An ancient Etruscan symbol, the fasces was a group of twelve birch rods bundled together with an axe. It symbolizes strength in unity; the rods are weak by themselves but strong when bundled together (the number of the rods - twelve - representing the twelve Etruscan cities). The axe represents the power over life and death that the holder bears. The Romans adopted the same symbol after the Etruscans, and used it as a symbol of the division of political authority. Except when a dictator ruled in the Roman Republic, no one man carried the fasces - rather, each Consul carried one. Generally, the fasces were paraded by an officer's lictors.
Although the symbol was adopted by the Fascists, it does not in itself signify fascism. Rather, as a result of the use of the symbol in the Roman Republic, it stands for the equitable division of the power of government, to prevent abuse and encourage responsible leadership.
Use in the United States
In the United States House of Representatives, a fasces symbol appears on each side of the American flag, and old U. S. dimes, with a picture of the god Mercury on the front, have a design including a fasces on the back.

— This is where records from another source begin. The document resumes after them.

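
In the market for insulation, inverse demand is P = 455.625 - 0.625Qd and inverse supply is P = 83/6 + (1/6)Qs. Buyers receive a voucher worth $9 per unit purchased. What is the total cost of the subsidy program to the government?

Government cost = 97371/19

Pre-subsidy: 455.625 - 0.625Q = 83/6 + (1/6)Q gives Q* = 10603/19 and P* = 2030/19.
With the rebate, buyers effectively pay Pb = Ps − 9, where Ps is the price sellers receive.
On the curves, Pb = 455.625 - 0.625Q and Ps = 83/6 + (1/6)Q; the wedge Ps − Pb = 9 gives 83/6 + (1/6)Q − (455.625 - 0.625Q) = 9, so Q' = 10819/19.
Then Pb = 455.625 − 0.625·(10819/19) = 1895/19 and Ps = 83/6 + (1/6)·(10819/19) = 2066/19.
Government outlay = subsidy × quantity = 9 × 10819/19 = 97371/19.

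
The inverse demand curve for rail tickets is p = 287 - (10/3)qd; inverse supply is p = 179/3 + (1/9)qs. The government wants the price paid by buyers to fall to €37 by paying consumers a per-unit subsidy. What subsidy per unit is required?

Required subsidy s = €31 per unit

At a buyer price of 37, quantity demanded is 86.1 − 0.3·37 = 75.
Sellers supply 75 only when they receive ps = 179/3 + (1/9)·75 = 68.
s = ps − pb = 68 − 37 = 31.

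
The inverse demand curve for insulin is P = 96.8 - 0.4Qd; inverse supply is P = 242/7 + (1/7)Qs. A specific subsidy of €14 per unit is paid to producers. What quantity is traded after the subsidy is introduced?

Q' = 2668/19

Pre-subsidy: 96.8 - 0.4Q = 242/7 + (1/7)Q gives Q* = 2178/19 and P* = 968/19.
With the subsidy, sellers receive Ps = Pb + 14 for each unit, where Pb is the price buyers pay.
On the curves, Pb = 96.8 - 0.4Q and Ps = 242/7 + (1/7)Q; the wedge Ps − Pb = 14 gives 242/7 + (1/7)Q − (96.8 - 0.4Q) = 14, so Q' = 2668/19.
Then Pb = 96.8 − 0.4·(2668/19) = 772/19 and Ps = 242/7 + (1/7)·(2668/19) = 1038/19.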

Even though Fascism was developed in Europe in the 1910s and came to power in the 1920s, the ideology did not become popular until the 1930s. Conspiracy theorists with an anti-American belief system have pointed to architecture or art with the Fasces in it dating back to the 1700s or 1800's as proof of Fascism in America. Examples include the Lincoln Memorial, the Statue of Freedom, the Liberty Bell, and a statue of George Washington.
First envisioned in the mid-1800s, the Lincoln Memorial design was completed by the Lincoln Memorial Committee in 1911. Another is the Statue of Freedom, which was completed in 1863. Finally, The George Washington Statue by Jean-Antoine Houdon, was completed somewhere between the years of 1788-1792.